# Music Streaming Services



## Ware (Jan 28, 2017)

I have been using Amazon Music Unlimited because it seems like it is a little cheaper ($7.99/mo) than most of the other options if you are already a Prime Member. They also essentially give you 2 months free if you buy the annual plan ($79), which makes it more like $6.58/mo for an individual or $12.42/mo for a family plan ($149/yr).

https://www.amazon.com/music/unlimited

The only other option I have considered is YouTube Premium - which gets you both ad-free YouTube and YouTube Music Premium for $11.99/mo. I try to limit the time I spend on YouTube, but it would be nice to watch ad free when I do.

What is everyone else using for ad-free music streaming?


----------



## g-man (Jun 15, 2017)

This one streams for free: 










I just dont listen to music that much to make it worth it.


----------



## ericgautier (Apr 22, 2017)

I've been building up my FLAC library for the most part... 5TB and growing. With WFH I have been getting heavily into headphones, dac(s) & amp(s). :lol:


----------



## david_ (Aug 22, 2019)

I was Amazon for several years (student discount), but recently cancelled my Prime and gone to Spotify (Duo account).

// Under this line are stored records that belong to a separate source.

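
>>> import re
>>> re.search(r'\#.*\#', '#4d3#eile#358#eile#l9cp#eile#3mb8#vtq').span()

The match spans [0:34] → '#4d3#eile#358#eile#l9cp#eile#3mb8#'.

(0, 34)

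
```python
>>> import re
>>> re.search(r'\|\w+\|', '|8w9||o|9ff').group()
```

`search` walks the string left to right and returns the first match it finds.
The match spans [0:5] → '|8w9|'.

'|8w9|'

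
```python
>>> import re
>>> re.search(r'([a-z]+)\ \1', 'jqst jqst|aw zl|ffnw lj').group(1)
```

'jqst'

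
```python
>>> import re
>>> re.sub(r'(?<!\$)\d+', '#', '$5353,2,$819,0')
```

'$5#,#,$8#,#'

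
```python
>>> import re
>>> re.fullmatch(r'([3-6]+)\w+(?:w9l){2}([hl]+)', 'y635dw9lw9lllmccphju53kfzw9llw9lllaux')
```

Pattern: one or more of a character in [3-6] (captured); then one or more of a word character, then the literal 'w9l' repeated 2 times; then one or more of one of [hl] (captured).
`fullmatch` succeeds only if the pattern covers the string from start to end.
Here the pattern can't cover the whole string, so the call returns None.

None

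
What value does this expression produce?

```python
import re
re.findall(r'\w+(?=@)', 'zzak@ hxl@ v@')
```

['zzak', 'hxl', 'v']

The `(?=…)`/`(?<=…)` assertion just peeks at neighbouring text; it doesn't advance the match position.
Matches: at [0:4] → 'zzak'; at [6:9] → 'hxl'; at [11:12] → 'v'.
Since nothing is captured, `findall` lists the 3 matched substrings directly.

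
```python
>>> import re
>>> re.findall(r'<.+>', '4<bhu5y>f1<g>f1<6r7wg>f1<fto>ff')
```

Matches: at [1:29] → '<bhu5y>f1<g>f1<6r7wg>f1<fto>'.
No capturing groups, so `findall` returns the 1 full match string.

['<bhu5y>f1<g>f1<6r7wg>f1<fto>']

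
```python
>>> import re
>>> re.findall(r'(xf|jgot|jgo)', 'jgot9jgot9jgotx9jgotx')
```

['jgot', 'jgot', 'jgot', 'jgot']

`|` is ordered: at each position the engine commits to the first alternative that works.
With a single group, `findall` returns only what that group captured — 4 items.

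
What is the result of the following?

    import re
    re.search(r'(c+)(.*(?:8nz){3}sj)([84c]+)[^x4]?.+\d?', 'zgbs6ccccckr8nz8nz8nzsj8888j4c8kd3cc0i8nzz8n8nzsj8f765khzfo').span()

Pattern: one or more of a literal 'c' (captured); then zero or more of any character, then the literal '8nz' repeated 3 times, then the literal 'sj' (captured); then one or more of one of [84c] (captured); then optionally any character except [x4], then one or more of any character; then optionally a digit.
The match spans [5:59] → 'ccccckr8nz8nz8nzsj8888j4c8kd3cc0i8nzz8n8nzsj8f765khzfo'.

(5, 59)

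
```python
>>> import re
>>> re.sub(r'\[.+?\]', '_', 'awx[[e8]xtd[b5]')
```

A `+?`/`*?`/`{m,n}?` starts at its minimum and grows only as far as needed for what follows to match.
Every occurrence is swapped for '_'.

'awx_xtd_'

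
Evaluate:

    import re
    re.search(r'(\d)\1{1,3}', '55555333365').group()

After group 1 captures some text, `\1` only succeeds where that same text appears again.
`re.search` tries every starting position until one works.
The match spans [0:4] → '5555'.
Captured: group 1 = '5'.

'5555'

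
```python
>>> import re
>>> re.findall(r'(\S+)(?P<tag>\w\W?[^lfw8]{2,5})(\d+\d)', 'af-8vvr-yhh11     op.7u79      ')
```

This matches one or more of a non-whitespace character (captured); then a word character, then optionally a non-word character, then 2 to 5 of any character except [lfw8] (captured as 'tag'); then one or more of a digit, then a digit (captured).
Walking the string: at [0:13] match 'af-8vvr-yhh11', groups = ('af-8vvr-', 'yhh', '11'); at [18:25] match 'op.7u79', groups = ('o', 'p.7u', '79').
With 3 capturing groups, `findall` returns a 3-tuple per match.

[('af-8vvr-', 'yhh', '11'), ('o', 'p.7u', '79')]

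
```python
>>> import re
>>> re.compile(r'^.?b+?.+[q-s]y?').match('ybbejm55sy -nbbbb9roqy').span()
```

(0, 22)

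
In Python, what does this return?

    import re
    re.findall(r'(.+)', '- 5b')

['- 5b']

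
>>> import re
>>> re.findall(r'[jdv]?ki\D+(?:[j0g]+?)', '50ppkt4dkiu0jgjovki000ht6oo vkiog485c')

['dkiu0', 'vkiog']

Pattern: optionally one of [jdv], then the literal 'ki', then one or more of a non-digit; then one or more of one of [j0g] (lazy) (non-capturing group).
Matches: at [7:12] → 'dkiu0'; at [28:33] → 'vkiog'.
No capturing groups, so `findall` returns the 2 full match strings.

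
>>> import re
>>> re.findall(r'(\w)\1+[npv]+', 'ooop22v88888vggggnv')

['o', '2', '8', 'g']

`\1` is not a pattern — it's the concrete string captured by group 1, re-applied verbatim.
`findall` collects group 1 from each match (4 total).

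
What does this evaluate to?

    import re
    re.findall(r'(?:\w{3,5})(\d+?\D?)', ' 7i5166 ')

['6 ']

This matches 3 to 5 of a word character (non-capturing group); then one or more of a digit (lazy), then optionally a non-digit (captured).
Matches: at [1:8] match '7i5166 ', group 1 = '6 '.
Because there's exactly one group, `findall` drops the full match and keeps group 1 from the one hit.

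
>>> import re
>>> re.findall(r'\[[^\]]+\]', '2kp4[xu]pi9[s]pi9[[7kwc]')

['[xu]', '[s]', '[[7kwc]']

Scanning left to right: at [4:8] → '[xu]'; at [11:14] → '[s]'; at [17:24] → '[[7kwc]'.
`findall` yields the raw match text (3 of them) because the pattern has no groups.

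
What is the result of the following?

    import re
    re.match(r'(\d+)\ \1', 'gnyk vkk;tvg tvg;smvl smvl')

None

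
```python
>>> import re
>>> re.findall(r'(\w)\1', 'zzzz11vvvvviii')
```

['z', 'z', '1', 'v', 'v', 'i']

After group 1 captures some text, `\1` only succeeds where that same text appears again.
`findall` collects group 1 from each match (6 total).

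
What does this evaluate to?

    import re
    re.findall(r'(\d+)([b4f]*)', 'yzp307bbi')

2 groups means the one result is a tuple of 2 captured strings — 1 here.

[('307', 'bb')]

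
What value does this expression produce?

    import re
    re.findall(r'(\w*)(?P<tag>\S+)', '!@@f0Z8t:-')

[('', '!@@f0Z8t:-')]

The pattern matches zero or more of a word character (captured); then one or more of a non-whitespace character (captured as 'tag').
Scanning left to right: at [0:10] match '!@@f0Z8t:-', groups = ('', '!@@f0Z8t:-').
`findall` packs the 2 group values into a tuple for every match.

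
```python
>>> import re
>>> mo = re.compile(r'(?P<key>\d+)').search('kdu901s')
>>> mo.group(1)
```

'901'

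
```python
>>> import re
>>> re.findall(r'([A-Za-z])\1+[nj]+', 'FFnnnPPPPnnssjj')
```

A backreference is literal: `\1` must see the identical characters the first group matched.
Matches: at [0:5] match 'FFnnn', group 1 = 'F'; at [5:11] match 'PPPPnn', group 1 = 'P'; at [11:15] match 'ssjj', group 1 = 's'.
`findall` collects group 1 from each match (3 total).

['F', 'P', 's']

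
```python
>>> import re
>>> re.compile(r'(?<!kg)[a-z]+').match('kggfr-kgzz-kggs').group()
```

'kggfr'

The negative lookaround is zero-width — it rules out positions where the adjacent text would match, without consuming anything.
`re.match` only tries the pattern at the start of the string.
The match spans [0:5] → 'kggfr'.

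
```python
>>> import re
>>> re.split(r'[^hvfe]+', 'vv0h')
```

Each match becomes a cut point; 2 segments remain.

['vv', 'h']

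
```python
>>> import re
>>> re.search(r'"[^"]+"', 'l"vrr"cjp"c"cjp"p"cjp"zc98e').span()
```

(1, 6)

`re.search` tries every starting position until one works.
The match spans [1:6] → '"vrr"'.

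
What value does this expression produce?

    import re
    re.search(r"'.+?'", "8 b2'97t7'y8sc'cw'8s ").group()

"'97t7'"

A non-greedy quantifier consumes as few characters as it can — just enough that the remainder of the pattern still matches from where it stops; whatever follows it matches normally.
Unlike `match`, `search` isn't anchored — it looks for the pattern anywhere in the string.
The match spans [4:10] → "'97t7'".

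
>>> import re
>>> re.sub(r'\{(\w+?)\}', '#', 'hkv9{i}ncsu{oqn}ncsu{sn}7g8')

'hkv9#ncsu#ncsu#7g8'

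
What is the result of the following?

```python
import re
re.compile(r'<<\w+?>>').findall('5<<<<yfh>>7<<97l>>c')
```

Walking the string: at [3:10] → '<<yfh>>'; at [11:18] → '<<97l>>'.
Since nothing is captured, `findall` lists the 2 matched substrings directly.

['<<yfh>>', '<<97l>>']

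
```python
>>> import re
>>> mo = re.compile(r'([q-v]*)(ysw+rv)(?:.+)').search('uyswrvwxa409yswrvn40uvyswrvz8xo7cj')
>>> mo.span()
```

(0, 34)

Pattern: zero or more of a character in [q-v] (captured); then the literal 'ys', then one or more of a literal 'w', then the literal 'rv' (captured); then one or more of any character (non-capturing group).
`re.search` scans for the first position where the pattern succeeds.
The match spans [0:34] → 'uyswrvwxa409yswrvn40uvyswrvz8xo7cj'.
Captured: group 1 = 'u', group 2 = 'yswrv'.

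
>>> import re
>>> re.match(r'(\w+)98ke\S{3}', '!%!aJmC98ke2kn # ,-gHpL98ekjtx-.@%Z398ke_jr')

`re.match` won't scan ahead — the pattern has to work from the very first character.
Here the string doesn't start with a match, so the call returns None.

None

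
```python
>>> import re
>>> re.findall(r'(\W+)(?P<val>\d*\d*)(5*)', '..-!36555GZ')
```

[('..-!', '36555', '')]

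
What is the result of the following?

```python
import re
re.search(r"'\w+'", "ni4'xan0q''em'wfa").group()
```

"'xan0q'"

`search` walks the string left to right and returns the first match it finds.
The match spans [3:10] → "'xan0q'".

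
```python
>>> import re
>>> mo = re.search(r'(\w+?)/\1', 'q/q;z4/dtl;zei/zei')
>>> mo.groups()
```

('q',)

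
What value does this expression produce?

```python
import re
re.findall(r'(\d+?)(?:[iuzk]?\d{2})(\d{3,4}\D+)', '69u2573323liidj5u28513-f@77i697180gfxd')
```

[('2', '3323liidj'), ('5', '513-f@'), ('77', '7180gfxd')]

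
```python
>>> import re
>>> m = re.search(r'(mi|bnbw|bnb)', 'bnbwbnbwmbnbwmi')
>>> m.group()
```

'bnbw'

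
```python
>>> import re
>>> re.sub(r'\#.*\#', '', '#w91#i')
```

Matches: at [0:5] → '#w91#'.
`sub` substitutes '' at each match site.

'i'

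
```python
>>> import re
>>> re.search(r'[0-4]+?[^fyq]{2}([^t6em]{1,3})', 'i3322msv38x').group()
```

The match spans [1:5] → '3322'.

'3322'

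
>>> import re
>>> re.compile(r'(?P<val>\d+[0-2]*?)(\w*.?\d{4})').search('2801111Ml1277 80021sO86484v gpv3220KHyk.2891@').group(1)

The match spans [0:18] → '2801111Ml1277 8002'.
Captured: group 1 = '2801111', group 2 = 'Ml1277 8002'.

'2801111'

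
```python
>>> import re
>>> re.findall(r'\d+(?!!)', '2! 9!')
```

[]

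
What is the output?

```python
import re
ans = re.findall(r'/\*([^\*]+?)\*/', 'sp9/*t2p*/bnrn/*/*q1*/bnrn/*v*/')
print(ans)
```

['t2p', 'q1', 'v']

Matches: at [3:10] match '/*t2p*/', group 1 = 't2p'; at [16:22] match '/*q1*/', group 1 = 'q1'; at [26:31] match '/*v*/', group 1 = 'v'.
`findall` collects group 1 from each match (3 total).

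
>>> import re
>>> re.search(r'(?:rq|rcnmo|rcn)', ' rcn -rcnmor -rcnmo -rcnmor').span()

(1, 4)

The match spans [1:4] → 'rcn'.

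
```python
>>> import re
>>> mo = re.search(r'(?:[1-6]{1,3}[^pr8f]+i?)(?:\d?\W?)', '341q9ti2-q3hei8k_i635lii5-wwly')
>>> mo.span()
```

The match spans [0:15] → '341q9ti2-q3hei8'.

(0, 15)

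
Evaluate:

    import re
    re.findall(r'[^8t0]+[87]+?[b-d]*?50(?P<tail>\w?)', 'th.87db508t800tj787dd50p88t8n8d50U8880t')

['8', 'p', 'U']

With a single group, `findall` returns only what that group captured — 3 items.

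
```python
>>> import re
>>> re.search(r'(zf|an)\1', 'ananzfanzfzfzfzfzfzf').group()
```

'anan'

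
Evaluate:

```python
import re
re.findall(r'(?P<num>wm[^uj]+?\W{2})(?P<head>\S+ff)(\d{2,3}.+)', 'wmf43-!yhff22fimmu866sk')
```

[('wmf43-!', 'yhff', '22fimmu866sk')]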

I listen to JRE and wanted a single app to handle all my streaming. Also, Amazon UI drove me crazy.


----------



## Thejarrod (Aug 5, 2018)

we use spotify because its my wife's preference. 
i still buy albums from itunes, which is a great way to double the cost. :roll:


----------



## pennstater2005 (Jul 17, 2017)

I use YouTube music but deal with the ads. Usually can skip after 5 seconds.


----------



## cavince79 (Jun 18, 2019)

Signed up for YouTube Premium to use it with the screen off while studying for my CISSP. Cancelled after the test. 
I've signed up for and canceled most of the trials after being unimpressed for the cost. My radio still works for me.


----------



## JayGo (Jun 13, 2019)

You'd think that for someone whose day job IS music that I listen to the stuff all the time. While I do have my headphones in when I'm doing stuff, I'm not listening to music.
I actually listen to a music talk radio channel on Sirius satellite radio. Yes! I listen to people talk about music. &#129315;


----------



## M1SF1T (Jun 1, 2021)

We have Spotify.

It's pretty good and they've expanded their punk and hardcore offerings versus what they had even a year ago so that's pretty good...

My receiver has Spotify connect, so I like that... doesn't use bluetooth through your phone to play the music, but makes its own wifi connection and plays. I'm not sure if Google or Amazon have something comparable.


----------



## Cheesetoast (May 1, 2018)

I use my Synology NAS DS Audio app.


----------



## MasterMech (Sep 24, 2017)

I'm on Apple Music. Why? Primarily because I had 6mo for free, and I use it daily so I never cancelled. It also helps that it works well with my other devices like the HomePod Mini in the kitchen.


----------